Франц отбыл, Лена тем временем накрыла на стол, и все потянулись завтракать.
В гимназии меня усиленно спрашивали по алгебре — я весь урок простояла у доски, а на законе божьем пришлось снова выходить перед классом и просить прощения у отца Альберта.
— Бог простит, — кисло сказал пастор.
Фрау Ринзер закатила глаза — такую безбожницу, как я, конечно, не простит и не помилует!
Софи отсиделась дома. К моему возвращению Франц уже притащил ей парик, и она, морщась, рассматривала себя в зеркале.
— Как я в этом из дома выйду, уродство! Крашеная щетка!
— Фройляйн Софи, вам неимоверно идет! — завывал Франц.
— Волосы слишком короткие!
— Сейчас так и носят, это модно, — доложил Франц.
— Минна, посмотри, — сомневаясь, позвала мама.
— Вы в этом парике такая изящная, лицо нежное, одухотворенное, — танцевал вокруг нее парикмахер.
— Мне в нем жарко и неудобно!
— Софи, тебе в парике лучше, чем без оного, согласись, — увещевала тетя.
Не хватало только папеньки, который бы восхитился своей красавицей, вздернув ей самооценку, но — вот незадача! — он принимал страдальца. Или страдалицу. Франц тоже ненадолго забежал и не мог дожидаться вердикта герра доктора.
— Лена, дай мне поесть, — сквозь зубы сказала я и ушла на кухню.
Я всеми силами старалась ограничить контакты с сестрицей и болталась у мальчиков, пока они меня не выставили из комнаты. Я устремилась в папашин кабинет — кто у него сейчас? Я не слышала, кто именно пришел, мужчина или женщина.
В приемной никого не было. Я подкралась к двери кабинета и прислушалась.
— Моя дочь сошла с ума! Она заявила в полицию, что отчим ее изнасиловал и она беременна… Мужа арестовали, а дочка призналась, что беременна от одного парня, который не захотел… Мы с дочкой пошли и забрали заявление, мужа выпустили… Она сумасшедшая, ненормальная! Ей нужно лечиться, доктор! Она испортила мне отношения с мужем, как же я этой лгунье поверила, а не мужу родному! Я его умолила, а ее он не готов простить… И объясните ей, что рожать без мужа!..

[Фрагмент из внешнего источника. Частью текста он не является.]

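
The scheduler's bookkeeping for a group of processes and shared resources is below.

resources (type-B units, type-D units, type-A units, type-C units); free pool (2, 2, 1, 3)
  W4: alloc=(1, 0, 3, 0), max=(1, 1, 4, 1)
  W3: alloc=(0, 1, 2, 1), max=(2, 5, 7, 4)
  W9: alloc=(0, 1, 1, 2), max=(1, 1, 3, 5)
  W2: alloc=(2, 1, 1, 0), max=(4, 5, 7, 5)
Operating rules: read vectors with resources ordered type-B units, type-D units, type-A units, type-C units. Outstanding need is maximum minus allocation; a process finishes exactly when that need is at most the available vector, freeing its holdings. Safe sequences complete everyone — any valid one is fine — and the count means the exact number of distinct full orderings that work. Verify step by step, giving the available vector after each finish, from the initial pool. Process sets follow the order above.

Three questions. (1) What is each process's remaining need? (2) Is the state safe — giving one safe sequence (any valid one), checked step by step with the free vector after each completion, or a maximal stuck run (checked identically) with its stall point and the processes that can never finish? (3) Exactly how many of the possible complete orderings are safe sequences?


(1) Remaining need (order type-B units, type-D units, type-A units, type-C units):
  W4: (0, 1, 1, 1)
  W3: (2, 4, 5, 3)
  W9: (1, 0, 2, 3)
  W2: (2, 4, 6, 5)
(2) The state is UNSAFE.
Key observation: W4, W9 can finish, but then (3, 3, 5, 5) is all there is, and the blocked group's type-D units demands exceed it.
A maximal execution: W4, W9 — then nothing else fits. Verifying each step:
  pool = (2, 2, 1, 3)
  W4: need (0, 1, 1, 1) fits (2, 2, 1, 3); releases (1, 0, 3, 0), pool now (3, 2, 4, 3)
  W9: need (1, 0, 2, 3) fits (3, 2, 4, 3); releases (0, 1, 1, 2), pool now (3, 3, 5, 5)
  W3 cannot run: need (2, 4, 5, 3) vs free (3, 3, 5, 5) (insufficient type-D units)
  W2 cannot run: need (2, 4, 6, 5) vs free (3, 3, 5, 5) (insufficient type-D units and type-A units)
Processes that can never finish: W3 and W2.
(3) Exactly 0 of the possible complete orderings are safe sequences.


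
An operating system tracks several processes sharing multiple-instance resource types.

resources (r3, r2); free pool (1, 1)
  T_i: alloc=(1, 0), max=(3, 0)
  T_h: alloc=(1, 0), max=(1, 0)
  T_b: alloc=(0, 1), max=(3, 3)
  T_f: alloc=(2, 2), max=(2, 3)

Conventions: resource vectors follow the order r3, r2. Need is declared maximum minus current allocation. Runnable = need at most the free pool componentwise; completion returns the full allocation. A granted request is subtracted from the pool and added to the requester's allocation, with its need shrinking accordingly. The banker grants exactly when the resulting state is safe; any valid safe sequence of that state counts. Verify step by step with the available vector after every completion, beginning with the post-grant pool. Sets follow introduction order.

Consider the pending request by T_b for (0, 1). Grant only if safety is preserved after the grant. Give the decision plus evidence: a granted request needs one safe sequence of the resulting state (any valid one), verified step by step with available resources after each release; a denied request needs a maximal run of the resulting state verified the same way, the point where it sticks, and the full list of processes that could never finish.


DENY. Granting would leave the state unsafe.
Key observation: T_h, T_i can finish, but then (3, 0) is all there is, and the blocked group's r2 demands exceed it.
On the post-grant state, T_h, T_i is a maximal run — nothing extends it. Step-by-step check:
  pool = (1, 0)
  T_h needs (0, 0) <= (1, 0) -> finishes; pool += (1, 0) = (2, 0)
  T_i needs (2, 0) <= (2, 0) -> finishes; pool += (1, 0) = (3, 0)
  T_b cannot run: need (3, 1) vs free (3, 0) (insufficient r2)
  T_f cannot run: need (0, 1) vs free (3, 0) (insufficient r2)
Post-grant, the permanently blocked set is T_b and T_f.


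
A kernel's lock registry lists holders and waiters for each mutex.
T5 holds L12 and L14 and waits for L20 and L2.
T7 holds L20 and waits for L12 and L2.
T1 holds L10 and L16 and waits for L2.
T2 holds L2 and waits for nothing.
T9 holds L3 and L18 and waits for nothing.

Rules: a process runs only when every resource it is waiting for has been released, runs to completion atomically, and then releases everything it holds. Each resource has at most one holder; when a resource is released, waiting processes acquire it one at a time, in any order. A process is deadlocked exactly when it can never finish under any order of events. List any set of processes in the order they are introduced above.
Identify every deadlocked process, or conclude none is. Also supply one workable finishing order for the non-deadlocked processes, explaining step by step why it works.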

Папаша принялся выпроваживать матрону. Я пыталась рассмотреть дочку — животик уже большой? — но беременная стояла вне досягаемости взгляда из замочной скважины.
— Вашей дочке будет удобнее общаться со мной один на один, — увещевал папа, — при вас она не раскроется, правда, фройляйн?
— Угу, — печально откликнулась та.
— Нет, я должна присутствовать!
— Мам, доктор дело говорит, лучше я буду одна ходить…
— Вы знаете, я нанимала ей репетитора по английскому, она должна была ходить к учительнице, брала у меня деньги и шла… не ходила она к учительнице, а я думала, что она ходит!
— Вы можете ждать вашу дочку в приемной, — предложил отец.
А кстати, маменька права: если оставить дочку наедине с папашей, без присмотра, дочурка может заявить, что он ее домогался, прецедент уже есть!
Я попятилась, стараясь шагать беззвучно. Сейчас мамаша выйдет и наткнется на меня.
* * *
Софи решила восполнить сегодняшний недостаток общения, оккупировав телефон. Я сидела одна в комнате и перечитывала конспект невидящим взглядом, постоянно сверяясь с часами.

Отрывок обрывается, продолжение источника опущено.